Drei Bundesdienste, drei Aufträge

Der Bundesnachrichtendienst ist der Auslandsnachrichtendienst. Er beschafft Erkenntnisse über das Ausland, die für die Außen- und Sicherheitspolitik von Bedeutung sind, und untersteht dem Bundeskanzleramt.

Das Bundesamt für Verfassungsschutz beobachtet Bestrebungen im Inland, die sich gegen die freiheitliche demokratische Grundordnung richten, sowie Spionage und bestimmte Formen der Einflussnahme aus dem Ausland. Es untersteht dem Bundesinnenministerium. Daneben gibt es sechzehn Landesbehörden für Verfassungsschutz mit eigenen Landesgesetzen — ein Punkt, der in Debatten über Beobachtungen regelmäßig übersehen wird, weil Bund und Länder zu unterschiedlichen Einschätzungen kommen können.

Der Militärische Abschirmdienst ist für den Bereich der Bundeswehr zuständig, etwa für den Schutz von Truppe und Anlagen und für Sicherheitsüberprüfungen.

Das Trennungsgebot

Nachrichtendienste haben keine polizeilichen Befugnisse. Sie dürfen niemanden festnehmen, keine Wohnungen durchsuchen und keine Zwangsmaßnahmen anordnen. Wer Erkenntnisse gewinnt, muss sie an die zuständigen Polizei- oder Strafverfolgungsbehörden übermitteln, wenn die gesetzlichen Voraussetzungen dafür vorliegen.

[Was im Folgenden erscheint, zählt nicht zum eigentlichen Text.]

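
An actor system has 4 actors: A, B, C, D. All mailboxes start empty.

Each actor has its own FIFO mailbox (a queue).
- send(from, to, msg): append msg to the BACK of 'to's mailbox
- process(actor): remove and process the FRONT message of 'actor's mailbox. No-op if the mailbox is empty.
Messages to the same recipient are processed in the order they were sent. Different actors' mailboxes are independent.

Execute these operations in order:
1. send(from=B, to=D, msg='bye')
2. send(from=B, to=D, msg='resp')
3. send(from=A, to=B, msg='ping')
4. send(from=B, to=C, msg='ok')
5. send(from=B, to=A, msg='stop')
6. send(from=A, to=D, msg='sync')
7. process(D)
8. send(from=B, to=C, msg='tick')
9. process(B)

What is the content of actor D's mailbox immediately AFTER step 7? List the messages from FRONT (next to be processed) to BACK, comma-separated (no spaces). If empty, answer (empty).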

Diese Trennung ist eine Konsequenz aus der deutschen Geschichte. Sie ist auch der Grund, warum die Frage, wann und in welchem Umfang Daten zwischen Diensten und Polizei fließen dürfen, immer wieder Gegenstand von Gesetzgebung und Rechtsprechung ist.

Wer kontrolliert

Die parlamentarische Kontrolle liegt beim Parlamentarischen Kontrollgremium des Bundestages, das nicht öffentlich tagt. Über Eingriffe in das Brief-, Post- und Fernmeldegeheimnis nach Artikel 10 des Grundgesetzes entscheidet die G-10-Kommission. Für die Fernmeldeaufklärung des BND im Ausland besteht zusätzlich eine unabhängige gerichtsähnliche Kontrollinstanz, die auf ein Urteil des Bundesverfassungsgerichts zurückgeht. Hinzu kommen der Bundesrechnungshof und die Datenschutzaufsicht.

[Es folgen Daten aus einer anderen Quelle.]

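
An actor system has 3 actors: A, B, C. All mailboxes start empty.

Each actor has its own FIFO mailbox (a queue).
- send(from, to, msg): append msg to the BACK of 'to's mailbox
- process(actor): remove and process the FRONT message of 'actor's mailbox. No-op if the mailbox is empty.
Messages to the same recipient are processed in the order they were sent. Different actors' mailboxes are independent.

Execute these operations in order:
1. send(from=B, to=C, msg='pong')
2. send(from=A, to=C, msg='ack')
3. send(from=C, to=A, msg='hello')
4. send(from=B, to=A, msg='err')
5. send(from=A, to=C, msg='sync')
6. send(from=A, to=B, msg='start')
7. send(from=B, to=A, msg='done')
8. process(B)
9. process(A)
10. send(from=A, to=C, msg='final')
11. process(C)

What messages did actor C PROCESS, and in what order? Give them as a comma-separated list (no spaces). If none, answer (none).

Answer: pong

Derivation:
After 1 (send(from=B, to=C, msg='pong')): A:[] B:[] C:[pong]
After 2 (send(from=A, to=C, msg='ack')): A:[] B:[] C:[pong,ack]
After 3 (send(from=C, to=A, msg='hello')): A:[hello] B:[] C:[pong,ack]
After 4 (send(from=B, to=A, msg='err')): A:[hello,err] B:[] C:[pong,ack]
After 5 (send(from=A, to=C, msg='sync')): A:[hello,err] B:[] C:[pong,ack,sync]
After 6 (send(from=A, to=B, msg='start')): A:[hello,err] B:[start] C:[pong,ack,sync]
After 7 (send(from=B, to=A, msg='done')): A:[hello,err,done] B:[start] C:[pong,ack,sync]
After 8 (process(B)): A:[hello,err,done] B:[] C:[pong,ack,sync]
After 9 (process(A)): A:[err,done] B:[] C:[pong,ack,sync]
After 10 (send(from=A, to=C, msg='final')): A:[err,done] B:[] C:[pong,ack,sync,final]
After 11 (process(C)): A:[err,done] B:[] C:[ack,sync,final]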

Beobachtung und ihre Stufen

Ob eine Organisation beobachtet wird, folgt einem abgestuften Verfahren: von der Prüfung eines Anfangsverdachts über die Einstufung als Verdachtsfall bis zur Bewertung als gesichert extremistisch. Erst mit steigender Stufe kommen nachrichtendienstliche Mittel wie verdeckte Quellen in Betracht.

Diese Einstufungen sind gerichtlich überprüfbar, und Verwaltungsgerichte haben sie in der Vergangenheit sowohl bestätigt als auch beanstandet. Für die Einordnung von Nachrichten heißt das: Die Meldung, eine Behörde habe etwas eingestuft, ist ein Verwaltungsakt mit Rechtsweg — kein abschließendes Urteil.